Moreover, central banks have become net buyers of gold since the 2008/2009 financial crisis, adds the Council, and many such institutions have started to increase gold holdings to diversify their foreign reserves away from the world's major currencies.

For example, over the past five years, China's demand for gold has increased at an average annual rate of 13%. The country has now surpassed Switzerland as the world's fifth largest sovereign holder of gold reserves, and Chinese consumption may double over the next decade, according to the WGC.

Andrew Lees, lead portfolio manager of the new Invesco fund, says: "Gold provides protection against expected weakness in fiat currencies.
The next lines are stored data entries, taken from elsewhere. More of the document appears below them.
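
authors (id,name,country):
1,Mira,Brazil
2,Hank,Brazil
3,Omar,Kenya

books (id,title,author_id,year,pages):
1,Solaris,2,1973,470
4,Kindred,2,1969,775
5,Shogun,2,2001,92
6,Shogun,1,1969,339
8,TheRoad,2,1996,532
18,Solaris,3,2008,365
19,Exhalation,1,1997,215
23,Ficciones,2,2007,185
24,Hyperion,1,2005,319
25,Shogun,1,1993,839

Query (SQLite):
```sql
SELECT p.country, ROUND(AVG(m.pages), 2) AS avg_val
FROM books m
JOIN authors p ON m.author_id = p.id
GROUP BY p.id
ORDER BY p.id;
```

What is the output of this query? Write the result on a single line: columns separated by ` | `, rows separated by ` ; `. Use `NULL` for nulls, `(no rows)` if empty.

Join each books row to its authors via author_id.
Group joined rows by authors.id; compute ROUND(AVG(m.pages), 2) per group.
  1: ids {6, 19, 24, 25} → ROUND(AVG(m.pages), 2)=428
  2: ids {1, 4, 5, 8, 23} → ROUND(AVG(m.pages), 2)=410.8
  3: ids {18} → ROUND(AVG(m.pages), 2)=365

Brazil | 428 ; Brazil | 410.8 ; Kenya | 365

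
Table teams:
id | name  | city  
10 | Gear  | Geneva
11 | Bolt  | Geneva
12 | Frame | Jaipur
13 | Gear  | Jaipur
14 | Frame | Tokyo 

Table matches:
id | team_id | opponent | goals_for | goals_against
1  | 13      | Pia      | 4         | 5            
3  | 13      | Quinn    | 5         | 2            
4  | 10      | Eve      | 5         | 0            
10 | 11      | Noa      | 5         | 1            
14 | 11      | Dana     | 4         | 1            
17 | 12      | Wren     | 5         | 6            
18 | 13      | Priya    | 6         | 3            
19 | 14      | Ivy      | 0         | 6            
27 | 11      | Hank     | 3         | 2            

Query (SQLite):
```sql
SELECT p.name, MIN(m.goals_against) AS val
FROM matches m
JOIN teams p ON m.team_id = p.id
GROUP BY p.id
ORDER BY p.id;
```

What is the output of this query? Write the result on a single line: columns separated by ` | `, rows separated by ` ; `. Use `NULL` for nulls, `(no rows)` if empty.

Join each matches row to its teams via team_id.
Group joined rows by teams.id; compute MIN(m.goals_against) per group.
  10: ids {4} → MIN(m.goals_against)=0
  11: ids {10, 14, 27} → MIN(m.goals_against)=1
  12: ids {17} → MIN(m.goals_against)=6
  13: ids {1, 3, 18} → MIN(m.goals_against)=2
  14: ids {19} → MIN(m.goals_against)=6

Gear | 0 ; Bolt | 1 ; Frame | 6 ; Gear | 2 ; Frame | 6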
As a result, factors such as anticipated inflation, deteriorating GDP, and government indebtedness -- which all tend to negatively impact a currency -- have the opposite effect on gold."

The fund can invest in companies involved in exploring, developing or directly investing in gold and other precious metals; and in diversified metals and mining funds, including up to 10% of its net assets in exchange-traded funds and exchange-traded commodities.

The IPO period is between May 24 and June 18, and the product will launch on June 21. The IPO price is $10 per share, and the minimum investment is $1,500.

Meanwhile, SMX, a commodity derivatives exchange that is slated to go live in August, says its gold futures contract will be the first product to be launched both in pilot testing and subsequently when the platform starts trading. The contract will be physically delivered and provide a convenient investment and hedging vehicle, says the exchange.

"The launch of the gold futures contract is an important milestone for both SMX and Singapore as it will be physically delivered in the island republic," says Thomas McMahon, chief executive of SMX. "Singapore is the major crossroad for gold-producing regions of South Africa, Australia and South America.

"Against the backdrop of a global flight to investment safety and the trend of a migration of Asian capital and investment back to Asia, the ability to price, make or take delivery of physical gold in Singapore is a compelling proposition," he adds.

The futures contract will be traded every working day from 09:00 to 22:00 hours Singapore time, in units of 32 ounces per unit, for the months of February, April, June, August, October and December.

SMX will also offer contracts for trading other precious metals, as well as base metals, energy, agriculture commodities, commodity indices, currencies and other financial instruments.